Google Executive in Charge of ‘Tackling Disinformation’ Becomes DHS Senior Leader

Google Executive in Charge of ‘Tackling Disinformation’ Becomes DHS Senior Leader
The Homeland Security Department headquarters in northwest Washington. Manuel Balce Ceneta/AP Photo
Harry Lee
Updated:

A past senior aide to former President Barack Obama, who became a Google executive in charge of “tackling disinformation”, has joined the Department of Homeland Security (DHS) as a senior leader from this week.

Kristie Canegallo, who was vice president of Trust and Safety in Google beginning March 2018, was appointed chief of staff in DHS on Monday.

“I am excited to share with you that Kristie Canegallo will join our Department as our new Chief of Staff on January 10, 2022,” DHS Secretary Alejandro Mayorkas said in a statement.

“I have worked closely with Kristie in the past and know firsthand that she will be a great colleague and of tremendous support to us all,” Mayorkas said.

Kristie Canegallo (center left) with President Barack Obama, Vice President Joe Biden, and others in the White House on June 25, 2015. (Pete Souza/White House)
Kristie Canegallo (center left) with President Barack Obama, Vice President Joe Biden, and others in the White House on June 25, 2015. Pete Souza/White House
According to Google’s website, Canegallo’s role was to “ensure Google is a trusted source of information, content, and interactions” across Google’s portfolio, including Google Search, Google News, YouTube, and advertising platforms.

Before that, Canegallo served as White House deputy chief of staff from 2014 through January 2017, during which time she crossed paths with Mayorkas, then-director of U.S. Citizenship and Immigration Services (USCIS).

Jon Feere, who was the senior advisor to the director of the U.S. Immigration and Customs Enforcement (ICE) during the Trump administration, has raised concerns about the appointment.

“The Biden administration is fully aware that their anti-borders policies 
are wildly unpopular, so their selection of a person who has spent her time 
eliminating opinions online is certainly suspect,” Feere told The Epoch Times via email.

“She’s now playing a key role in the release of thousands of criminal aliens into our communities and will naturally see a lot of pushback on this horrific agenda,” he said.

“It wouldn’t be surprising to her see former Google colleagues help her out by expanding their definition of ‘anti-migrant’ and further stifling speech online,” he continued.

In 2021, close to 2 million illegal immigrants from 150 different countries were apprehended along the southwest border—more than double 2019, the last pre-pandemic year, according to data from Customs and Border Protection (CBP).

“While there is certainly a need for Silicon Valley to bar criminal content, a line is quickly crossed when policy preferences and opinions are banned in an overbroad manner,” added Feere, now director of investigations at the Center for Immigration Studies.

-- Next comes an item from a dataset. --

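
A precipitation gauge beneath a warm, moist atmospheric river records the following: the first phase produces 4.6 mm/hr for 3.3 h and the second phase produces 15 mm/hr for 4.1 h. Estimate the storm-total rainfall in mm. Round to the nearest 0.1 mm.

total ≈ 76.7 mm

Total = Σ Rᵢ Δtᵢ = 4.6 × 3.3 + 15 × 4.1
      = 15.18 + 61.5 = 76.7 mm.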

“Fighting disinformation” was an important part of Canegallo’s work with Google. In 2019 at the Munich Security Conference in Germany, she and her team presented a white paper (pdf) detailing how Google “tackle[s] the intentional spread of misinformation.”

Google and other Big Techs such as Twitter and Facebook have been widely criticized for their censorship and political bias.

In an early 2020 article titled “Supporting the 2020 U.S. election”, Canegallo said her team “span the globe to monitor and disrupt account hijackings, inauthentic activity, disinformation campaigns, coordinated attacks, and other forms of abuse on our platforms on a 24/7 basis.”
CBS “60 Minutes” found that in 2019, Google took down over 300 of President Donald Trump’s political ads. YouTube CEO Susan Wojcicki said at the time that some of the videos were “not approved to run.” But Google didn’t give specific reasons why it took down the ads or what company policy they violated.
In a co-authored article published in December 2020, Canegallo vowed to fight misinformation about COVID-19 vaccines.

One of the strategies is to raise “authoritative information.” The article said that since the beginning of the pandemic, Google has given $250 million in grants “to help more than 100 government agencies around the world run critical public service announcements about COVID-19.”

“Our teams have removed more than 700,000 videos related to dangerous or misleading COVID-19 medical information. We also continue to remove harmful COVID-19 misinformation across other products like Ads, Google Maps, and the Play store,” the article stated.

DHS hasn’t responded to a request from The Epoch Times for comment.